I have an enemy character which walks around and switches directions when it bumps into a wall or cliff. It fires a laser in the direction it is facing if it sees the player character and has non-symmetric collision, so a simple

$AnimatedSprite.flip_h = true

won’t cut it for switching the character’s orientation.

This long and old issue thread seems to conclude that, due to a change (possibly a bug) that was introduced in the move from Godot 2 to Godot 3, using the naïve

scale.x = direction*scale.x

(where direction is 1 or -1 depending on whether the KinematicBody2D is facing to the right or left) won’t work.
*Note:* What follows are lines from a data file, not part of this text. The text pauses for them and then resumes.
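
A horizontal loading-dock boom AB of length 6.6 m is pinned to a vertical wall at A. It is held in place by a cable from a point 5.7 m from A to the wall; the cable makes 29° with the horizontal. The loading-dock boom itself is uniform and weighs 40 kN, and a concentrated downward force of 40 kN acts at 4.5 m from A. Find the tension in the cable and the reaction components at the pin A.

ΣM about A: T·sin29°·5.7 − 40·3.3 − 40·4.5 = 0 → T = 312/(5.7·0.48481) = 112.904 ≈ 112.9 kN.
ΣF_x = 0: A_x − T·cos29° = 0 → A_x = 112.904 × 0.87462 = 98.75 kN.
ΣF_y = 0: A_y + T·sin29° − 40 − 40 = 0 → A_y = 80 − 112.904 × 0.48481 = 25.26 kN.

T = 112.9 kN, A_x = 98.75 kN, A_y = 25.26 kN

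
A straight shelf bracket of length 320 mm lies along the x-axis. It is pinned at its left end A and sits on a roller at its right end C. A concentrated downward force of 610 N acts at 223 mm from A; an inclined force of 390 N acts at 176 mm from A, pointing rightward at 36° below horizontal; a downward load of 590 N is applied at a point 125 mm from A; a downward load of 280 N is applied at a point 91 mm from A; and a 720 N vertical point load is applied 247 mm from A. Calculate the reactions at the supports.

Taking moments about A: C_y·320 − 610·223 − 390·sin36°·176 − 590·125 − 280·91 − 720·247 = 0 → C_y = 453446/320 = 1417.02 ≈ 1417 N.
ΣF_y = 0: A_y + 1417.02 − 610 − 390·sin36° − 590 − 280 − 720 = 0 → A_y = 1012 N.
ΣF_x = 0: A_x + 390·cos36° = 0 → A_x = -315.5 N.

A_x = -315.5 N, A_y = 1012 N, C_y = 1417 N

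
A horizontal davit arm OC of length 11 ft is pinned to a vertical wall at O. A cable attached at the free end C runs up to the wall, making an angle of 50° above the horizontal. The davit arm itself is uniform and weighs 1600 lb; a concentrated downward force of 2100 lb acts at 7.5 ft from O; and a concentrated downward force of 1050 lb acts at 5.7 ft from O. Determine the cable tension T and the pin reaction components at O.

T = 3624 lb, O_x = 2329 lb, O_y = 1974 lb

ΣM about O: T·sin50°·11 − 1600·5.5 − 2100·7.5 − 1050·5.7 = 0 → T = 30535/(11·0.766044) = 3623.69 ≈ 3624 lb.
ΣF_x = 0: O_x − T·cos50° = 0 → O_x = 3623.69 × 0.642788 = 2329 lb.
ΣF_y = 0: O_y + T·sin50° − 1600 − 2100 − 1050 = 0 → O_y = 4750 − 3623.69 × 0.766044 = 1974 lb.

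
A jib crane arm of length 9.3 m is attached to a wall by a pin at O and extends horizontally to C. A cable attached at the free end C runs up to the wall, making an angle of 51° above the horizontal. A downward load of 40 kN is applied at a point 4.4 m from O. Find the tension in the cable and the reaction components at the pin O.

T = 24.35 kN, O_x = 15.32 kN, O_y = 21.08 kN

ΣM about O: T·sin51°·9.3 − 40·4.4 = 0 → T = 176/(9.3·0.777146) = 24.3516 ≈ 24.35 kN.
ΣF_x = 0: O_x − T·cos51° = 0 → O_x = 24.3516 × 0.62932 = 15.32 kN.
ΣF_y = 0: O_y + T·sin51° − 40 = 0 → O_y = 40 − 24.3516 × 0.777146 = 21.08 kN.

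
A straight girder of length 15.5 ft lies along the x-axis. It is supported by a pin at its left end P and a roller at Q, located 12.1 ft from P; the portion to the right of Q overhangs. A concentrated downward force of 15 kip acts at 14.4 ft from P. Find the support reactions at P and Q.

P_x = 0, P_y = -2.851 kip, Q_y = 17.85 kip

ΣM about P: Q_y·12.1 − 15·14.4 = 0 → Q_y = 216/12.1 = 17.8512 ≈ 17.85 kip.
ΣF_y = 0: P_y + 17.8512 − 15 = 0 → P_y = -2.851 kip.
ΣF_x = 0: no horizontal applied forces, so P_x = 0.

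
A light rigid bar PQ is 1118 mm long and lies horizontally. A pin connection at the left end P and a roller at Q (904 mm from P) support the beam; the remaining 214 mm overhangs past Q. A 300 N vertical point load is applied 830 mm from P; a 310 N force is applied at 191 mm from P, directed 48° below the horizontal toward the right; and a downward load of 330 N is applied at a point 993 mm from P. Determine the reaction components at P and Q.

Taking moments about P: Q_y·904 − 300·830 − 310·sin48°·191 − 330·993 = 0 → Q_y = 620692/904 = 686.606 ≈ 686.6 N.
ΣF_y = 0: P_y + 686.606 − 300 − 310·sin48° − 330 = 0 → P_y = 173.8 N.
ΣF_x = 0: P_x + 310·cos48° = 0 → P_x = -207.4 N.

P_x = -207.4 N, P_y = 173.8 N, Q_y = 686.6 N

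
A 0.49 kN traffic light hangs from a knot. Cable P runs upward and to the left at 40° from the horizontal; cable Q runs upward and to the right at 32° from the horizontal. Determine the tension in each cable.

T_P = 0.4369 kN, T_Q = 0.3947 kN

ΣF_x = 0: −T_P·cos40° + T_Q·cos32° = 0 → T_Q = 0.903303·T_P.
ΣF_y = 0: T_P·sin40° + T_Q·sin32° = 0.49.
Substitute: T_P·(0.642788 + 0.903303·0.529919) = 0.49 → T_P = 0.436928 ≈ 0.4369 kN.
Then T_Q = 0.903303 × 0.436928 = 0.3947 kN.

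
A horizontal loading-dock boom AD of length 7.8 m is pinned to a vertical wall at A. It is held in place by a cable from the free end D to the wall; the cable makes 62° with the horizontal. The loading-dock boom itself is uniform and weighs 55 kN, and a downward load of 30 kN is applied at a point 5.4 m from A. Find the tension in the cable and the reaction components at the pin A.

ΣM about A: T·sin62°·7.8 − 55·3.9 − 30·5.4 = 0 → T = 376.5/(7.8·0.882948) = 54.6683 ≈ 54.67 kN.
ΣF_x = 0: A_x − T·cos62° = 0 → A_x = 54.6683 × 0.469472 = 25.67 kN.
ΣF_y = 0: A_y + T·sin62° − 55 − 30 = 0 → A_y = 85 − 54.6683 × 0.882948 = 36.73 kN.

T = 54.67 kN, A_x = 25.67 kN, A_y = 36.73 kN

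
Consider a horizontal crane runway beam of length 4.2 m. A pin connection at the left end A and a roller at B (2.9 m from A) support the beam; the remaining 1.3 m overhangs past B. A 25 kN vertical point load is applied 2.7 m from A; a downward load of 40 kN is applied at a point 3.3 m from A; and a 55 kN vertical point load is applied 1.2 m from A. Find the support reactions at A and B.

A_x = 0, A_y = 28.45 kN, B_y = 91.55 kN

Taking moments about A: B_y·2.9 − 25·2.7 − 40·3.3 − 55·1.2 = 0 → B_y = 265.5/2.9 = 91.5517 ≈ 91.55 kN.
ΣF_y = 0: A_y + 91.5517 − 25 − 40 − 55 = 0 → A_y = 28.45 kN.
ΣF_x = 0: no horizontal applied forces, so A_x = 0.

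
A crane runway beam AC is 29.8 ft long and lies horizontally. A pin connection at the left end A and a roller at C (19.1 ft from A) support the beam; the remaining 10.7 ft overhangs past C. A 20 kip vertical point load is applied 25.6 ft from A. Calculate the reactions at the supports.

A_x = 0, A_y = -6.806 kip, C_y = 26.81 kip

ΣM about A: C_y·19.1 − 20·25.6 = 0 → C_y = 512/19.1 = 26.8063 ≈ 26.81 kip.
ΣF_y = 0: A_y + 26.8063 − 20 = 0 → A_y = -6.806 kip.
ΣF_x = 0: no horizontal applied forces, so A_x = 0.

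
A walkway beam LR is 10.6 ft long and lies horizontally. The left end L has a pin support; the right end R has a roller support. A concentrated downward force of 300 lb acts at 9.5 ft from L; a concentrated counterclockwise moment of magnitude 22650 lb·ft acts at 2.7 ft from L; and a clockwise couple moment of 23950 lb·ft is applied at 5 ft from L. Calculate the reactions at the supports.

Moments about L: R_y·10.6 − 300·9.5 + 22650 − 23950 = 0 → R_y = 4150/10.6 = 391.509 ≈ 391.5 lb.
ΣF_y = 0: L_y + 391.509 − 300 = 0 → L_y = -91.51 lb.
ΣF_x = 0: no horizontal applied forces, so L_x = 0.

L_x = 0, L_y = -91.51 lb, R_y = 391.5 lb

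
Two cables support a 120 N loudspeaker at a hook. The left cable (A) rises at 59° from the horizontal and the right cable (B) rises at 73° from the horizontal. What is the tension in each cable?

ΣF_x = 0: −T_A·cos59° + T_B·cos73° = 0 → T_B = 1.76159·T_A.
ΣF_y = 0: T_A·sin59° + T_B·sin73° = 120.
Substitute: T_A·(0.857167 + 1.76159·0.956305) = 120 → T_A = 47.2109 ≈ 47.21 N.
Then T_B = 1.76159 × 47.2109 = 83.17 N.

T_A = 47.21 N, T_B = 83.17 N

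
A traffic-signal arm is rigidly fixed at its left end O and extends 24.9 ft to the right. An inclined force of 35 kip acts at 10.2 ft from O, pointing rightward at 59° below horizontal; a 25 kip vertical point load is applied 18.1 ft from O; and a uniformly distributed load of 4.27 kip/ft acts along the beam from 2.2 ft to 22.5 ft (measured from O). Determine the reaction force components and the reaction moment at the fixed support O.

Resultant of the distributed load: 4.27 × 20.3 = 86.681 kip at 12.35 ft from O.
ΣF_x = 0: O_x + 35·cos59° = 0 → O_x = -18.03 kip.
ΣF_y = 0: O_y − 35·sin59° − 25 − 4.27·20.3 = 0 → O_y = 141.7 kip.
ΣM about O: M_O − 35·sin59°·10.2 − 25·18.1 − (4.27·20.3)·12.35 = 0 → M_O = 1829 kip·ft.

O_x = -18.03 kip, O_y = 141.7 kip, M_O = 1829 kip·ft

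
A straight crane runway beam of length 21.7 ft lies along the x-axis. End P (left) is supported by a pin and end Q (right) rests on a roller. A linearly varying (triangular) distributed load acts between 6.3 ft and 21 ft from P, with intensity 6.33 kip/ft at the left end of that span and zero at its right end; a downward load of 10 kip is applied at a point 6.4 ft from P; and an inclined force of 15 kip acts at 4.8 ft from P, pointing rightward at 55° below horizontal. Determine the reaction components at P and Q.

Resultant of the triangular load: ½ × 6.33 × 14.7 = 46.5255 kip, acting at 11.2 ft from P (one-third of the span from the peak).
ΣM about P: Q_y·21.7 − (½·6.33·14.7)·11.2 − 10·6.4 − 15·sin55°·4.8 = 0 → Q_y = 644.065/21.7 = 29.6804 ≈ 29.68 kip.
ΣF_y = 0: P_y + 29.6804 − ½·6.33·14.7 − 10 − 15·sin55° = 0 → P_y = 39.13 kip.
ΣF_x = 0: P_x + 15·cos55° = 0 → P_x = -8.604 kip.

P_x = -8.604 kip, P_y = 39.13 kip, Q_y = 29.68 kip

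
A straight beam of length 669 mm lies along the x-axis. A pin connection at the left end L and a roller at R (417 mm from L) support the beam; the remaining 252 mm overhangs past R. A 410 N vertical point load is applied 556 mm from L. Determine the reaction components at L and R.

Moments about L: R_y·417 − 410·556 = 0 → R_y = 227960/417 = 546.667 ≈ 546.7 N.
ΣF_y = 0: L_y + 546.667 − 410 = 0 → L_y = -136.7 N.
ΣF_x = 0: no horizontal applied forces, so L_x = 0.

L_x = 0, L_y = -136.7 N, R_y = 546.7 N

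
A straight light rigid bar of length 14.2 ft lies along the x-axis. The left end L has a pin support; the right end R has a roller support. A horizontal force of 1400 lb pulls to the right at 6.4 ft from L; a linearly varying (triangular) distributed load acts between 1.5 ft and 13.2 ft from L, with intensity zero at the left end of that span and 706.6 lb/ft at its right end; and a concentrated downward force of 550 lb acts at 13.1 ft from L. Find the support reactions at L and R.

Resultant of the triangular load: ½ × 706.6 × 11.7 = 4133.61 lb, acting at 9.3 ft from L (one-third of the span from the peak).
Moments about L: R_y·14.2 − (½·706.6·11.7)·9.3 − 550·13.1 = 0 → R_y = 45647.573/14.2 = 3214.62 ≈ 3215 lb.
ΣF_y = 0: L_y + 3214.62 − ½·706.6·11.7 − 550 = 0 → L_y = 1469 lb.
ΣF_x = 0: L_x + 1400 = 0 → L_x = -1400 lb.

L_x = -1400 lb, L_y = 1469 lb, R_y = 3215 lb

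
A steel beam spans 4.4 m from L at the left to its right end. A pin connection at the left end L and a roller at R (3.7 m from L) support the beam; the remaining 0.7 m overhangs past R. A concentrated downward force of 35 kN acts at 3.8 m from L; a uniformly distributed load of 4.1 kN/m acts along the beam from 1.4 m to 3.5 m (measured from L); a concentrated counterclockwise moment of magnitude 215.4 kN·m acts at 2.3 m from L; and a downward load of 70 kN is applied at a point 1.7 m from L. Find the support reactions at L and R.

L_x = 0, L_y = 98.02 kN, R_y = 15.59 kN

Resultant of the distributed load: 4.1 × 2.1 = 8.61 kN at 2.45 m from L.
Taking moments about L: R_y·3.7 − 35·3.8 − (4.1·2.1)·2.45 + 215.4 − 70·1.7 = 0 → R_y = 57.6945/3.7 = 15.5931 ≈ 15.59 kN.
ΣF_y = 0: L_y + 15.5931 − 35 − 4.1·2.1 − 70 = 0 → L_y = 98.02 kN.
ΣF_x = 0: no horizontal applied forces, so L_x = 0.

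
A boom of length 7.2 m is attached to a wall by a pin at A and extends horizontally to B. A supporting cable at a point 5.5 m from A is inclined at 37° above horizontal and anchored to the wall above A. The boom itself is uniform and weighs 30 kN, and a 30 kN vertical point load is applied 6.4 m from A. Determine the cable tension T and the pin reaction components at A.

T = 90.63 kN, A_x = 72.38 kN, A_y = 5.455 kN

ΣM about A: T·sin37°·5.5 − 30·3.6 − 30·6.4 = 0 → T = 300/(5.5·0.601815) = 90.6349 ≈ 90.63 kN.
ΣF_x = 0: A_x − T·cos37° = 0 → A_x = 90.6349 × 0.798636 = 72.38 kN.
ΣF_y = 0: A_y + T·sin37° − 30 − 30 = 0 → A_y = 60 − 90.6349 × 0.601815 = 5.455 kN.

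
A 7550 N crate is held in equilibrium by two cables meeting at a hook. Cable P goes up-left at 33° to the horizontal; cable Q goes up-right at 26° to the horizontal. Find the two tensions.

ΣF_x = 0: −T_P·cos33° + T_Q·cos26° = 0 → T_Q = 0.933107·T_P.
ΣF_y = 0: T_P·sin33° + T_Q·sin26° = 7550.
Substitute: T_P·(0.544639 + 0.933107·0.438371) = 7550 → T_P = 7916.65 ≈ 7917 N.
Then T_Q = 0.933107 × 7916.65 = 7387 N.

T_P = 7917 N, T_Q = 7387 N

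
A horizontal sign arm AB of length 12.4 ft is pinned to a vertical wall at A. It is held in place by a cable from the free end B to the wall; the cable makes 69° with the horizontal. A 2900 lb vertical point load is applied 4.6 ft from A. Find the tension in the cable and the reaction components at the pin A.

T = 1152 lb, A_x = 413.0 lb, A_y = 1824 lb

ΣM about A: T·sin69°·12.4 − 2900·4.6 = 0 → T = 13340/(12.4·0.93358) = 1152.35 ≈ 1152 lb.
ΣF_x = 0: A_x − T·cos69° = 0 → A_x = 1152.35 × 0.358368 = 413.0 lb.
ΣF_y = 0: A_y + T·sin69° − 2900 = 0 → A_y = 2900 − 1152.35 × 0.93358 = 1824 lb.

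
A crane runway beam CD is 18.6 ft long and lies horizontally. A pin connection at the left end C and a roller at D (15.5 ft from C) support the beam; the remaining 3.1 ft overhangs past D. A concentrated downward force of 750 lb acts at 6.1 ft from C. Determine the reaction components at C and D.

C_x = 0, C_y = 454.8 lb, D_y = 295.2 lb

Moments about C: D_y·15.5 − 750·6.1 = 0 → D_y = 4575/15.5 = 295.161 ≈ 295.2 lb.
ΣF_y = 0: C_y + 295.161 − 750 = 0 → C_y = 454.8 lb.
ΣF_x = 0: no horizontal applied forces, so C_x = 0.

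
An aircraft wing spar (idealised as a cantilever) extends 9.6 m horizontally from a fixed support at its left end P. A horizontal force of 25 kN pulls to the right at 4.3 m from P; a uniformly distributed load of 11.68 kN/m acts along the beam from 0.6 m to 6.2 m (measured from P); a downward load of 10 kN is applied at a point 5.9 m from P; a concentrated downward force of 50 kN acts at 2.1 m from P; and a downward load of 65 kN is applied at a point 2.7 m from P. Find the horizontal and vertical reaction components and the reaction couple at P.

P_x = -25.00 kN, P_y = 190.4 kN, M_P = 561.9 kN·m

Resultant of the distributed load: 11.68 × 5.6 = 65.408 kN at 3.4 m from P.
ΣF_x = 0: P_x + 25 = 0 → P_x = -25.00 kN.
ΣF_y = 0: P_y − 11.68·5.6 − 10 − 50 − 65 = 0 → P_y = 190.4 kN.
ΣM about P: M_P − (11.68·5.6)·3.4 − 10·5.9 − 50·2.1 − 65·2.7 = 0 → M_P = 561.9 kN·m.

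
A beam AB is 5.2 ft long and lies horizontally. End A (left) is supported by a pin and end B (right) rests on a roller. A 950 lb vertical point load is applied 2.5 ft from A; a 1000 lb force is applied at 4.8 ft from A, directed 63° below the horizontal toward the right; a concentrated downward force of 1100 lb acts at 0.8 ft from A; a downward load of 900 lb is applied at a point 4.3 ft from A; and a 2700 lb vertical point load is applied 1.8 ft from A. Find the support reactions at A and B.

A_x = -454.0 lb, A_y = 3414 lb, B_y = 3127 lb

ΣM about A: B_y·5.2 − 950·2.5 − 1000·sin63°·4.8 − 1100·0.8 − 900·4.3 − 2700·1.8 = 0 → B_y = 16261.8/5.2 = 3127.27 ≈ 3127 lb.
ΣF_y = 0: A_y + 3127.27 − 950 − 1000·sin63° − 1100 − 900 − 2700 = 0 → A_y = 3414 lb.
ΣF_x = 0: A_x + 1000·cos63° = 0 → A_x = -454.0 lb.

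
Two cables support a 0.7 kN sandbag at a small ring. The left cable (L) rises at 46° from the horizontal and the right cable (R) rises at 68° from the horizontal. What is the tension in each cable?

T_L = 0.2870 kN, T_R = 0.5323 kN

ΣF_x = 0: −T_L·cos46° + T_R·cos68° = 0 → T_R = 1.85437·T_L.
ΣF_y = 0: T_L·sin46° + T_R·sin68° = 0.7.
Substitute: T_L·(0.71934 + 1.85437·0.927184) = 0.7 → T_L = 0.28704 ≈ 0.2870 kN.
Then T_R = 1.85437 × 0.28704 = 0.5323 kN.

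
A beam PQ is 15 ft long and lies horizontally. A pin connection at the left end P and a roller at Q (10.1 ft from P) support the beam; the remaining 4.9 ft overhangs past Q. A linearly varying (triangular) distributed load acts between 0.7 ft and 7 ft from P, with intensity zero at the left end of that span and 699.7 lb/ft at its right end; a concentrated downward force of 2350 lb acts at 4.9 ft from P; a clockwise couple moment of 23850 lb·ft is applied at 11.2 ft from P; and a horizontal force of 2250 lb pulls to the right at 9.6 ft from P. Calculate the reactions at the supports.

Resultant of the triangular load: ½ × 699.7 × 6.3 = 2204.055 lb, acting at 4.9 ft from P (one-third of the span from the peak).
Taking moments about P: Q_y·10.1 − (½·699.7·6.3)·4.9 − 2350·4.9 − 23850 = 0 → Q_y = 46164.8695/10.1 = 4570.78 ≈ 4571 lb.
ΣF_y = 0: P_y + 4570.78 − ½·699.7·6.3 − 2350 = 0 → P_y = -16.72 lb.
ΣF_x = 0: P_x + 2250 = 0 → P_x = -2250 lb.

P_x = -2250 lb, P_y = -16.72 lb, Q_y = 4571 lb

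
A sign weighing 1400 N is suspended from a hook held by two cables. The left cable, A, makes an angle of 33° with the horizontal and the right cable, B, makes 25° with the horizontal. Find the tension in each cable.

ΣF_x = 0: −T_A·cos33° + T_B·cos25° = 0 → T_B = 0.925371·T_A.
ΣF_y = 0: T_A·sin33° + T_B·sin25° = 1400.
Substitute: T_A·(0.544639 + 0.925371·0.422618) = 1400 → T_A = 1496.18 ≈ 1496 N.
Then T_B = 0.925371 × 1496.18 = 1385 N.

T_A = 1496 N, T_B = 1385 N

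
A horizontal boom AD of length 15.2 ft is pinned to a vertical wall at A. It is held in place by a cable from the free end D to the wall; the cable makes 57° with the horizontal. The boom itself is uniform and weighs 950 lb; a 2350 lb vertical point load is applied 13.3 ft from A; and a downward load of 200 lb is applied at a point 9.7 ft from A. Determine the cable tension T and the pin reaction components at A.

ΣM about A: T·sin57°·15.2 − 950·7.6 − 2350·13.3 − 200·9.7 = 0 → T = 40415/(15.2·0.838671) = 3170.35 ≈ 3170 lb.
ΣF_x = 0: A_x − T·cos57° = 0 → A_x = 3170.35 × 0.544639 = 1727 lb.
ΣF_y = 0: A_y + T·sin57° − 950 − 2350 − 200 = 0 → A_y = 3500 − 3170.35 × 0.838671 = 841.1 lb.

T = 3170 lb, A_x = 1727 lb, A_y = 841.1 lb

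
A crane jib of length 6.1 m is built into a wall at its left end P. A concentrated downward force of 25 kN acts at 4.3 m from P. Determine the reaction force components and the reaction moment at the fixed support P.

ΣF_x = 0: P_x = 0.
ΣF_y = 0: P_y − 25 = 0 → P_y = 25.00 kN.
ΣM about P: M_P − 25·4.3 = 0 → M_P = 107.5 kN·m.

P_x = 0, P_y = 25.00 kN, M_P = 107.5 kN·m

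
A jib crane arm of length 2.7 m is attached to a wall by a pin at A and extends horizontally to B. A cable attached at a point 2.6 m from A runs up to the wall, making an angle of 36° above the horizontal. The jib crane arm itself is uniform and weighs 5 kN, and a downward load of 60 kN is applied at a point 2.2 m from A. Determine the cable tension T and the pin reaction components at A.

ΣM about A: T·sin36°·2.6 − 5·1.35 − 60·2.2 = 0 → T = 138.75/(2.6·0.587785) = 90.7907 ≈ 90.79 kN.
ΣF_x = 0: A_x − T·cos36° = 0 → A_x = 90.7907 × 0.809017 = 73.45 kN.
ΣF_y = 0: A_y + T·sin36° − 5 − 60 = 0 → A_y = 65 − 90.7907 × 0.587785 = 11.63 kN.

T = 90.79 kN, A_x = 73.45 kN, A_y = 11.63 kN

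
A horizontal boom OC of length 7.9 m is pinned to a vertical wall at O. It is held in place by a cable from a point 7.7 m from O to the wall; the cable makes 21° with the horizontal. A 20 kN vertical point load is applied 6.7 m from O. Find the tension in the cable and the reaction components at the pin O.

T = 48.56 kN, O_x = 45.34 kN, O_y = 2.597 kN

ΣM about O: T·sin21°·7.7 − 20·6.7 = 0 → T = 134/(7.7·0.358368) = 48.5607 ≈ 48.56 kN.
ΣF_x = 0: O_x − T·cos21° = 0 → O_x = 48.5607 × 0.93358 = 45.34 kN.
ΣF_y = 0: O_y + T·sin21° − 20 = 0 → O_y = 20 − 48.5607 × 0.358368 = 2.597 kN.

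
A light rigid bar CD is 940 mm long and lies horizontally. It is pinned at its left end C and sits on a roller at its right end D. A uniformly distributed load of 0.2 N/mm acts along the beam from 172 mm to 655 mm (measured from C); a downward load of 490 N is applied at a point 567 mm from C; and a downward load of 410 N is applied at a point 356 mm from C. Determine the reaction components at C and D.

C_x = 0, C_y = 503.3 N, D_y = 493.3 N

Resultant of the distributed load: 0.2 × 483 = 96.6 N at 413.5 mm from C.
ΣM about C: D_y·940 − (0.2·483)·413.5 − 490·567 − 410·356 = 0 → D_y = 463734.1/940 = 493.334 ≈ 493.3 N.
ΣF_y = 0: C_y + 493.334 − 0.2·483 − 490 − 410 = 0 → C_y = 503.3 N.
ΣF_x = 0: no horizontal applied forces, so C_x = 0.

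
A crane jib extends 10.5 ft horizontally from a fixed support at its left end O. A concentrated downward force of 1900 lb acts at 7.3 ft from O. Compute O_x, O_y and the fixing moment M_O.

O_x = 0, O_y = 1900 lb, M_O = 13870 lb·ft

ΣF_x = 0: O_x = 0.
ΣF_y = 0: O_y − 1900 = 0 → O_y = 1900 lb.
ΣM about O: M_O − 1900·7.3 = 0 → M_O = 13870 lb·ft.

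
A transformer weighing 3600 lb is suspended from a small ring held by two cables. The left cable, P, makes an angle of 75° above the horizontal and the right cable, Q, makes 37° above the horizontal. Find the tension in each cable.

T_P = 3101 lb, T_Q = 1005 lb

ΣF_x = 0: −T_P·cos75° + T_Q·cos37° = 0 → T_Q = 0.324077·T_P.
ΣF_y = 0: T_P·sin75° + T_Q·sin37° = 3600.
Substitute: T_P·(0.965926 + 0.324077·0.601815) = 3600 → T_P = 3100.88 ≈ 3101 lb.
Then T_Q = 0.324077 × 3100.88 = 1005 lb.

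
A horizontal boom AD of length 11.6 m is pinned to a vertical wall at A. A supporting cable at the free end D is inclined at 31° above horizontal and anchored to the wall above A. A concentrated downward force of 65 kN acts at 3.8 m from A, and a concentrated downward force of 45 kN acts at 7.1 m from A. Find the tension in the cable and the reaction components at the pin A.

ΣM about A: T·sin31°·11.6 − 65·3.8 − 45·7.1 = 0 → T = 566.5/(11.6·0.515038) = 94.8206 ≈ 94.82 kN.
ΣF_x = 0: A_x − T·cos31° = 0 → A_x = 94.8206 × 0.857167 = 81.28 kN.
ΣF_y = 0: A_y + T·sin31° − 65 − 45 = 0 → A_y = 110 − 94.8206 × 0.515038 = 61.16 kN.

T = 94.82 kN, A_x = 81.28 kN, A_y = 61.16 kN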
From the thread, a mysterious workaround is to execute

scale.x = direction*scale.x * sign(scale.y)

whenever you reorient the KinematicBody2D. This works for the character itself, but the healthbar above the character’s head flips and appears beneath the character when it changes direction. I can’t seem to force the healthbar back above the character by fiddling with the Healthbar’s scale properties.

I get that this may be a bug (in fact I think it certainly must be because, without ever modifying the KinematicBody2D’s y scale one of its children is apparently getting a vertical reflection), but I feel as though many developers must have encountered something like this and found work-arounds.

Does anyone know a work-around I can apply to prevent this vertical flipping of the character’s healthbar?

:bust_in_silhouette: Reply From: psear

As I understand, you are not supposed to mess with the scale property of physics bodies. I believe this is something that is aimed to be corrected in Godot 4, but for now I think there may be “safer” ways of accomplishing this task.

I have encountered similar issues, and a common work around is to have two collision objects, and to swap the objects depending on which direction the character is facing.
e.g

if facing_right:
    left_shape.disabled = true
    right_shape.disabled = false
else:
    left_shape.disabled = false
    right_shape.disabled = true

Or to cut down on lines, you could use something like a ternary statement:

left_shape.disabled = true if facing_right else false
right_shape.disabled = !left_shape.disabled

It’s a bit messy, but might do what you’re hoping for.